Il dottore di famiglia della montagna dice basta

"Non si resterà senza medico di base"

Cosa spinge un medico di base a ritirarsi anzitempo, rinunciando a quattro anni di carriera? Giancarlo Marcon, nato a Gosaldo e attivo ad Agordo, ha deciso di appendere il camice al chiodo il 31 agosto, a 63 anni, anticipando la pensione di quattro anni. La sua decisione, comunicata ai 1600 pazienti tramite una lettera, non è solo una scelta personale, ma un grido d'allarme su una professione che, secondo lui, è diventata "impraticabile".

Marcon descrive una situazione in cui la medicina di famiglia, un tempo basata su un rapporto personale e continuativo con il paziente, si è trasformata in un meccanismo burocratico e frammentato. "Non esiste più il malato, ma solo la malattia", afferma, sottolineando come la crescente domanda di cure e la parcellizzazione delle competenze abbiano eroso la qualità del lavoro. La pressione di rispondere a richieste sempre più numerose e spesso banali, come raffreddori o mal di pancia, ha portato a un aumento esponenziale delle comunicazioni via e-mail, che sebbene rapide, non possono sostituire il contatto diretto.

Oltre alle difficoltà intrinseche alla professione, Marcon evidenzia le problematiche esterne, come il definanziamento del sistema sanitario pubblico e la riorganizzazione della medicina territoriale. Le case della comunità e il ruolo unico, introdotti dal Pnrr, rischiano di trasformare il medico di famiglia da "regista" della salute a semplice ingranaggio di un sistema impoverito. "Il rapporto fiduciario e continuativo fra medico di famiglia e paziente progressivamente evaporerà", avverte Marcon.

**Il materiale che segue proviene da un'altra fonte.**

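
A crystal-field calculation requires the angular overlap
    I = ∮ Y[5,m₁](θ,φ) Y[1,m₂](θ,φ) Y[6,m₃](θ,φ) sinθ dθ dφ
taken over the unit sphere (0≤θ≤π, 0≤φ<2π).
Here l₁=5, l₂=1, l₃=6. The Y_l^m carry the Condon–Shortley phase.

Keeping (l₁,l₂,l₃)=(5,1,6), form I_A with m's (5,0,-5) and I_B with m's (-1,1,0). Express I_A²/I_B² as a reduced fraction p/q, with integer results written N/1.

11/15

l's match ⇒ only the (l;m) 3-j factors differ between A and B.
A: triangle coeff Δ(5,1,6) = 1/858; Σ_t [0,0]: t=0:+1/3628800 = 1/3628800; (3j)²=1/78 [(5 1 6; 5 0 -5)], sign=-1
B: triangle coeff Δ(5,1,6) = 1/858; Σ_t [0,0]: t=0:+1/34560 = 1/34560; (3j)²=5/286 [(5 1 6; -1 1 0)], sign=+1
I_A²/I_B² = (1/78)/(5/286) = 11/15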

Di fronte a questo scenario, Marcon ha scelto di ritirarsi, lasciando ai suoi pazienti la speranza che l'Ulss trovi presto un sostituto. "Anni di conoscenza e rapporti personali continuativi mi hanno arricchito come professionista e come uomo", scrive, ringraziando i suoi pazienti per l'esperienza vissuta. La sua decisione non è solo un addio, ma un invito a riflettere sul futuro della medicina di base e sul valore del rapporto umano nella cura.